Restrictive Covenants

The Amended Employment Agreement provides for (i) an assignment to the Company of any intellectual property relating to the Company’s business that Mr. Arduini creates or acquires during his employment with the Company and (ii) certain noncompetition and non-solicitation covenants for one year following the expiration or termination of the Amended Employment Agreement.

The foregoing description of the Amended Employment Agreement is qualified in its entirety by reference to the copy of the Amended Employment Agreement which is attached as Exhibit 10.1 to this Current Report on Form 8-K and is incorporated by reference herein.

(d)

ELECTION OF NEW DIRECTOR

On December 20, 2011, the Board of Directors of the Company elected Peter J. Arduini, age 47, as a director of the Company, effective January 3, 2012. In connection therewith, the Board of Directors increased the number of authorized directors to ten.

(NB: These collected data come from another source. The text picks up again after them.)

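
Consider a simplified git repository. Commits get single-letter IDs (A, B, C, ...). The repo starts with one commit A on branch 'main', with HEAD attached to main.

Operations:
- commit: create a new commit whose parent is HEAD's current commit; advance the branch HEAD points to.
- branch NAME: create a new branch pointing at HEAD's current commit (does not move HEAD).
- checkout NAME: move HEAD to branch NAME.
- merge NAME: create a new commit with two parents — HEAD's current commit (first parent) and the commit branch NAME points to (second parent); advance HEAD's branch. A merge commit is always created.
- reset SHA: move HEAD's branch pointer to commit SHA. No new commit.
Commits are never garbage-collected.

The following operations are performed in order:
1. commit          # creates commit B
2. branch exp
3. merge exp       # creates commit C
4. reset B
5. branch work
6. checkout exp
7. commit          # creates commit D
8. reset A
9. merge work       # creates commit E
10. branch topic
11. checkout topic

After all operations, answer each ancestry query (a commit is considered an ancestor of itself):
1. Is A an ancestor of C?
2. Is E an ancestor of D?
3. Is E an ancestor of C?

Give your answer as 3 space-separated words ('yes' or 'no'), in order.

After op 1 (commit): HEAD=main@B [main=B]
After op 2 (branch): HEAD=main@B [exp=B main=B]
After op 3 (merge): HEAD=main@C [exp=B main=C]
After op 4 (reset): HEAD=main@B [exp=B main=B]
After op 5 (branch): HEAD=main@B [exp=B main=B work=B]
After op 6 (checkout): HEAD=exp@B [exp=B main=B work=B]
After op 7 (commit): HEAD=exp@D [exp=D main=B work=B]
After op 8 (reset): HEAD=exp@A [exp=A main=B work=B]
After op 9 (merge): HEAD=exp@E [exp=E main=B work=B]
After op 10 (branch): HEAD=exp@E [exp=E main=B topic=E work=B]
After op 11 (checkout): HEAD=topic@E [exp=E main=B topic=E work=B]
ancestors(C) = {A,B,C}; A in? yes
ancestors(D) = {A,B,D}; E in? no
ancestors(C) = {A,B,C}; E in? no

Answer: yes no no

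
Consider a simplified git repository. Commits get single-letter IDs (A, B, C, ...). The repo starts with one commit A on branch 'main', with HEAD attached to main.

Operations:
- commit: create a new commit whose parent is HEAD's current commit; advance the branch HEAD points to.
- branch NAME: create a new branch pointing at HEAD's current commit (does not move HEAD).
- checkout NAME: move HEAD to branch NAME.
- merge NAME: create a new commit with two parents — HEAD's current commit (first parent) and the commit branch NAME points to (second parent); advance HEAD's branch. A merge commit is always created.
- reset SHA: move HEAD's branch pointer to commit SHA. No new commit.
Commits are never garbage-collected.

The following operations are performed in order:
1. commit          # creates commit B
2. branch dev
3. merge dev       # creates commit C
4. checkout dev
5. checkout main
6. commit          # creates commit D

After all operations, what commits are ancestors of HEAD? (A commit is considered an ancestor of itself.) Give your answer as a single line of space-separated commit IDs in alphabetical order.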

Information regarding Mr. Arduini’s business background is set forth in section (c) of this Item 5.02.


(e)

LETTER FROM MR. ESSIG TO THE COMPANY

Pursuant to a letter from Mr. Essig to the Company dated December 20, 2011, Mr. Essig agreed that, effective as of January 3, 2012, his new position and title will be Executive Chairman of the Company’s Board of Directors. In addition, he agreed that, notwithstanding the terms of his employment agreement, he will not receive a salary increase for 2012 and, unless otherwise determined by the Compensation Committee of the Board of Directors in its sole discretion, will not be eligible for an annual performance bonus or annual equity award for 2012 or thereafter. Mr. Essig also agreed that the annual equity award that the Company determines to grant him for 2011 may be granted in the first quarter of 2012. Further, he agreed that neither these changes nor any related action taken by the Company (including the appointment of a new Chief Executive Officer) will constitute a breach of, or Good Reason for purposes of, his employment agreement or any other agreement between him and the Company.

The foregoing description of this letter is qualified in its entirety by reference to the copy of the letter dated December 20, 2011 from Mr. Essig to the Company which is attached as Exhibit 10.3 to this Current Report on Form 8-K and is incorporated by reference herein.

ITEM 9.01. FINANCIAL STATEMENTS AND EXHIBITS.

(d) Exhibits.

 

Exhibit
Number
   Description of Exhibit
10.1    Amended and Restated Employment Agreement dated December 20, 2011 between Peter J. Arduini and Integra LifeSciences Holdings Corporation.
10.2    Form of Notice of Stock Option Grant with Eight-Year Term for Peter J. Arduini.
10.3    Letter dated December 20, 2011 from Stuart M. Essig to Integra LifeSciences Holdings Corporation.


SIGNATURES

Pursuant to the requirements of the Securities Exchange Act of 1934, as amended, the Registrant has duly caused this report to be signed on its behalf by the undersigned, hereunto duly authorized.

 

INTEGRA LIFESCIENCES HOLDINGS CORPORATION
Date: December 23, 2011   By:  

/s/ John B. Henneman, III

    John B. Henneman, III
    Executive Vice President,
    Finance and Administration,
    and Chief Financial Officer


Exhibit Index

 

Exhibit
Number

  

Description of Exhibit

10.1    Amended and Restated Employment Agreement dated December 20, 2011 between Peter J. Arduini and Integra LifeSciences Holdings Corporation.
10.2    Form of Notice of Stock Option Grant with Eight-Year Vesting for Mr. Arduini.
10.3    Letter dated December 20, 2011 from Stuart M. Essig to Integra LifeSciences Holdings Corporation.